Переезд через Альпы считался опасным, и это добавляло Италии экзотического очарования. Под конец маршрута путешественник был вынужден спешиться с мула или легкой горной повозки. Было трудно — и дорого — перевезти багаж, хотя кое-кто шел на дорогостоящий демонтаж экипажей для их переноса через перевал Мон-Сени. Поездка на мулах через Пиренеи запомнилась Казанове как отличное приключение, но Альпы были головокружительным вызовом. Чарльз Берни писал о склоках возниц и погонщиков, поскольку экипажи разбирались и грузились на мулов. Как и Казанова, он говорил, что при подъеме лучше не смотреть назад «подобно жене Лота или Орфею», а спуск считал еще более страшным для того, чтобы смотреть вниз. Многие предпочитали морской путь в Италию с южного побережья Франции и отправлялись в Геную из Антибы или Ниццы. Тут тоже таились свои опасности, небольшие фелюги заходили из порта в порт, опасаясь бурных вод и скал. Однажды Казанова почти потерпел кораблекрушение у Ментона, а младший брат Георга III умер в Монако, как утверждалось — от морской болезни.
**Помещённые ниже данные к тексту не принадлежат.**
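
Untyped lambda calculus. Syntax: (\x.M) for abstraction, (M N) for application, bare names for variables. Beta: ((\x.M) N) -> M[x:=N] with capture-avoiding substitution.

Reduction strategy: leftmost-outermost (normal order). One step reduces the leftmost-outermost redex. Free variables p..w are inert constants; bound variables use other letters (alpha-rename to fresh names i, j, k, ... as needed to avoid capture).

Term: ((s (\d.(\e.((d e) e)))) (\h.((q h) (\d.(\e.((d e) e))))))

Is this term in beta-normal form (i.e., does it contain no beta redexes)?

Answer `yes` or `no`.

Term: ((s (\d.(\e.((d e) e)))) (\h.((q h) (\d.(\e.((d e) e))))))
No beta redexes found.

Answer: yes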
Возможно, самой щадящей формой путешествия из тех, что тогда существовали, был долгий путь на восток к новой русской столице, в Санкт-Петербург. Поскольку большая часть русской торговли велась через балтийские и скандинавские порты, с Голландией и Великобританией, обычно туда добирались морем, и город был спланирован так, чтобы, прежде всего, производить на прибывающих впечатление панорамой, открывающейся с моря. Казанова, однако, прибыл в Россию по суше через Берлин. Он покинул Берлин зимой 1765 года и вернулся обратно дождливым сентябрем следующего года, в «спальном» фургоне, schlafwagen. В России фургоны ставили на сани или же на колеса, и путешественники могли ехать в крытых кабинах, с меховыми двуспальными кроватями. На обратном пути его попутчицей была французская актриса, с которой он познакомился в Санкт-Петербурге. Она заплатила ему за проезд собственной компанией и — как пишет о ней Казанова — венерической инфекцией.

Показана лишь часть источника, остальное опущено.